Monday, October 5, 2015

Kris Kristofferson and Jonathan Swift Talk Poetry

The narrator in Kristofferson's talking blues song, "To Beat the Devil," says,
It was winter time in Nashville, down on Music City row,
And I was lookin' for a place to get myself out of the cold.
He says, "It'd been a month of paydays" since he's been paid and his "hungry needed beans." He steps inside a tavern and begins a conversation with an old man in a bar who tells him that songwriter poets' lead a "tough life" and asks the narrator, why waste your time speaking the truth to people who don't listen.

The narrator recognizes that this is the devil he's talking to and that "the devil haunts a hungry man."

So, in the end, the songwriter narrator doesn't claim to have "beat the devil," but he "drank his beer for nothing./ Then I stole his song." In other words, instead of giving in to the devil because he's hungry, he makes poetry out of it.

Listening to this song again recently reminded me of a poem by Jonathan Swift, the Anglo-Irish writer best known for Gulliver's Travels. In "The Progress of Poetry," Swift says pretty much the same thing Kristofferson says. He compares the poet to a goose who when fat "with corn and sitting still," can't "get o'er the barn-door sill," but when forced to look for food and exercise will eventually grow "lank and spare" which will enable her to successfully try "her wings" and take flight.

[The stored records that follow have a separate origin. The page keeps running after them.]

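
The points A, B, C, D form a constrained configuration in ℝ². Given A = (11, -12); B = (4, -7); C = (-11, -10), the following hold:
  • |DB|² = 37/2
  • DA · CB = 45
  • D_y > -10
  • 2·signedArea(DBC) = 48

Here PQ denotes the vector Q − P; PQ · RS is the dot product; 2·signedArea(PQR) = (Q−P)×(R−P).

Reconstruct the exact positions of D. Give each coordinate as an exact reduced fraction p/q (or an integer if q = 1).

1. D_x = 15/2  [DA · CB = 45 ∩ 2·signedArea(DBC) = 48]
2. D_y = -19/2  [DA · CB = 45 ∩ 2·signedArea(DBC) = 48]
   → D = (15/2, -19/2)

D = (15/2, -19/2)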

Both poets indicate that poetry is born from hunger and suffering and that success and riches might work against its creation. This explains why a successful songwriter's earliest work might be much better than that which comes after he's achieved success and has grown fat "with corn and sitting still."

Here's Swift's poem (you can find it and other poetry at The Literature Network).
The Progress of Poetry
The farmer's goose, who in the stubble
Has fed without restraint or trouble,
Grown fat with corn and sitting still,
Can scarce get o'er the barn-door sill;
And hardly waddles forth to cool
Her belly in the neighbouring pool!
Nor loudly cackles at the door;
For cackling shows the goose is poor.
But, when she must be turn'd to graze,
And round the barren common strays,
Hard exercise, and harder fare,
Soon make my dame grow lank and spare;
Her body light, she tries her wings,
And scorns the ground, and upward springs;
While all the parish, as she flies,
Hear sounds harmonious from the skies.

Such is the poet fresh in pay,
The third night's profits of his play;
His morning draughts till noon can swill,
Among his brethren of the quill:
With good roast beef his belly full,
Grown lazy, foggy, fat, and dull,
Deep sunk in plenty and delight,
What poet e'er could take his flight?
Or, stuff'd with phlegm up to the throat,
What poet e'er could sing a note?
Nor Pegasus could bear the load
Along the high celestial road;
The steed, oppress'd, would break his girth,
To raise the lumber from the earth.
But view him in another scene,
When all his drink is Hippocrene,
His money spent, his patrons fail,
His credit out for cheese and ale;
His two-years coat so smooth and bare,
Through every thread it lets in air;
With hungry meals his body pined,
His guts and belly full of wind;
And, like a jockey for a race,
His flesh brought down to flying case:
Now his exalted spirit loathes
Encumbrances of food and clothes;
And up he rises like a vapour,
Supported high on wings of paper.
He singing flies, and flying sings,
While from below all Grub-Street rings.